In a report published in June, NASA revealed Cassini was able to collect data on the makeup of Saturn’s rings. Scientists studied the masses embedded in the rings and saw a wide variety of textures and patterns, from clumpy to straw-like.
“New maps reveal how colors, chemistry and temperature change across the rings,” NASA’s recent report notes. “Like a planet under construction inside a disk of protoplanetary material, tiny moons embedded in Saturn’s rings (named A through G, in order of their discovery) interact with the particles around them.”
The rings are a window into the astrophysical disk processes that shape our solar system, evidence in the report shows. Composed of gas and dust, those disks can help form new planets.
In December, new NASA research confirmed Saturn’s rings were being pulled into the planet by gravity. Saturn’s magnetic field was pulling in a dusty rain of ice particles from the rings, also known as “ring rain.”
“We estimate that this ‘ring rain’ drains an amount of water products that could fill an Olympic-sized swimming pool from Saturn’s rings in half an hour,” NASA’s James O’Donoghue, said in a 2018 report.
“From this alone, the entire ring system will be gone in 300 million years,” O’Donoghue said. However, the Cassini spacecraft also detected even more ring matter was falling into Saturn’s equator. That means the rings likely have less than 100 million years to live.

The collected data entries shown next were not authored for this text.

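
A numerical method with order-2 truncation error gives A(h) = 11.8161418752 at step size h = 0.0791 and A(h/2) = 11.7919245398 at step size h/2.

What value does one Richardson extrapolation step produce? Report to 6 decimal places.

Error is O(h^2); halving h shrinks it by 2^2 = 4.
2^2*A(h/2) = 47.1676981592; minus A(h) gives 35.3515562840.
R = 35.3515562840/3 = 11.7838520947

11.783852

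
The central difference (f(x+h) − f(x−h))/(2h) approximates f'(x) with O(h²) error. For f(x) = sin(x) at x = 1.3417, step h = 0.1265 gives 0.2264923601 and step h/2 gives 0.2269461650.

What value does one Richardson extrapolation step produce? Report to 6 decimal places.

r = 2: numerator weight 4, denominator 3.
Numerator 4 × A(h/2) − A(h) = 4 × 0.2269461650 − 0.2264923601 = 0.6812922999
0.6812922999 ÷ 3 = 0.2270974333

0.227097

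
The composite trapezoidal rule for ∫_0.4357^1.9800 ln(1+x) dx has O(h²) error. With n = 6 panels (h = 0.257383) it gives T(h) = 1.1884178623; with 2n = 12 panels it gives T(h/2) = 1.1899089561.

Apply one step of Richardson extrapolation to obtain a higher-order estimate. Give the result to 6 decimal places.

1.190406

The method has order 2: 2^2 = 4.
A(h/2) − A(h) = 1.1899089561 − 1.1884178623 = 0.0014910938
Correction (A(h/2) − A(h))/(4 − 1) = 0.0014910938/3 = 0.0004970313
R = A(h/2) + (A(h/2) − A(h))/3 = 1.1899089561 + 0.0004970313 = 1.1904059874
Shift from A(h/2): +0.0004970313.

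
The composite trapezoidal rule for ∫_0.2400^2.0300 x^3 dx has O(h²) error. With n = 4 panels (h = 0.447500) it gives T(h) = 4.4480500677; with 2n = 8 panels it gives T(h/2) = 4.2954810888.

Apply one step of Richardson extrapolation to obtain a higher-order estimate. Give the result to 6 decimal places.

4.244625

Order 2 gives 2^r = 4 and 2^r − 1 = 3.
Numerator 4 × A(h/2) − A(h) = 4 × 4.2954810888 − 4.4480500677 = 12.7338742875
Denominator 4 − 1 = 3.
So the Richardson estimate is 4.2446247625.
Correction |R − A(h/2)| = 5.086e-02; gap |A(h/2) − A(h)| = 1.526e-01.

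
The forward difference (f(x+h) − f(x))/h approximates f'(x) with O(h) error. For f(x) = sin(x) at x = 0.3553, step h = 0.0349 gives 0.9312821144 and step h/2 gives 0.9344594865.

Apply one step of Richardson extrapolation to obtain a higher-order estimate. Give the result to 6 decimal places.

The method has order 1: 2^1 = 2.
A(h/2) − A(h) = 0.9344594865 − 0.9312821144 = 0.0031773721
Correction (A(h/2) − A(h))/(2 − 1) = 0.0031773721/1 = 0.0031773721
R = A(h/2) + (A(h/2) − A(h))/1 = 0.9344594865 + 0.0031773721 = 0.9376368586
Correction |R − A(h/2)| = 3.177e-03; gap |A(h/2) − A(h)| = 3.177e-03.

0.937637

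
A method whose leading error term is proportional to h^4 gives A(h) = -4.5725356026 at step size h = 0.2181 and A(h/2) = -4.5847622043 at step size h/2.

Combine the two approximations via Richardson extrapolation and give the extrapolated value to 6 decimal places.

Order 4 gives 2^r = 16 and 2^r − 1 = 15.
16×(-4.5847622043) = -73.3561952688; subtract (-4.5725356026) → -68.7836596662
(16×(-4.5847622043) − (-4.5725356026))/(16 − 1) = -4.5855773111
Gap between inputs: 1.223e-02; correction applied: −0.0008151068.

-4.585577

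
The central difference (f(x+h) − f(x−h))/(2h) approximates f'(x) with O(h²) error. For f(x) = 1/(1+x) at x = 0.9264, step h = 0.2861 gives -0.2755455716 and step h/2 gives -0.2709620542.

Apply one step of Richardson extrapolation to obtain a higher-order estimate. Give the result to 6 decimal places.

-0.269434

r = 2, so 2^r = 4.
4×(-0.2709620542) = -1.0838482168; (-1.0838482168) − (-0.2755455716) = -0.8083026452
(-0.8083026452) ÷ 3 = -0.2694342151
Gap between inputs: 4.584e-03; correction applied: +0.0015278391.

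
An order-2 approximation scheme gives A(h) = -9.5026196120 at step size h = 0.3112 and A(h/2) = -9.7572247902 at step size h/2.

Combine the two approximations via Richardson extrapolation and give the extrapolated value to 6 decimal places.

-9.842093

With r = 2 the leading error scales as h^2, so the weight is 2^2 = 4.
4*(-9.7572247902) − (-9.5026196120) = -29.5262795488
(4*(-9.7572247902) − (-9.5026196120))/(4 − 1) = -9.8420931829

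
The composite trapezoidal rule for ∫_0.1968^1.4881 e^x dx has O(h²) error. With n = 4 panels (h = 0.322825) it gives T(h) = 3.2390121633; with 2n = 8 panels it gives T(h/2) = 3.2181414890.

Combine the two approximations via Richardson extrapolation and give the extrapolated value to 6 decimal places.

The method has order 2: 2^2 = 4.
Weighted: 12.8725659560 − 3.2390121633 = 9.6335537927
Divide by 2^2 − 1 = 3.
R = 9.6335537927/3 = 3.2111845976
Correction |R − A(h/2)| = 6.957e-03; gap |A(h/2) − A(h)| = 2.087e-02.

3.211185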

This is a short amount of time compared to the fact that Saturn is over 4 billion years old – much older than its rings. That’s another bit of information Cassini was able to collect: Saturn’s rings are much younger than the planet itself. The planet’s rings formed between 10 million and 100 million years ago.
An artist created a mockup of what Saturn might look about 100 million years from now as its rings disintegrate. “The innermost rings disappear as they rain onto the planet first, very slowly followed by the outer rings,” NASA writes.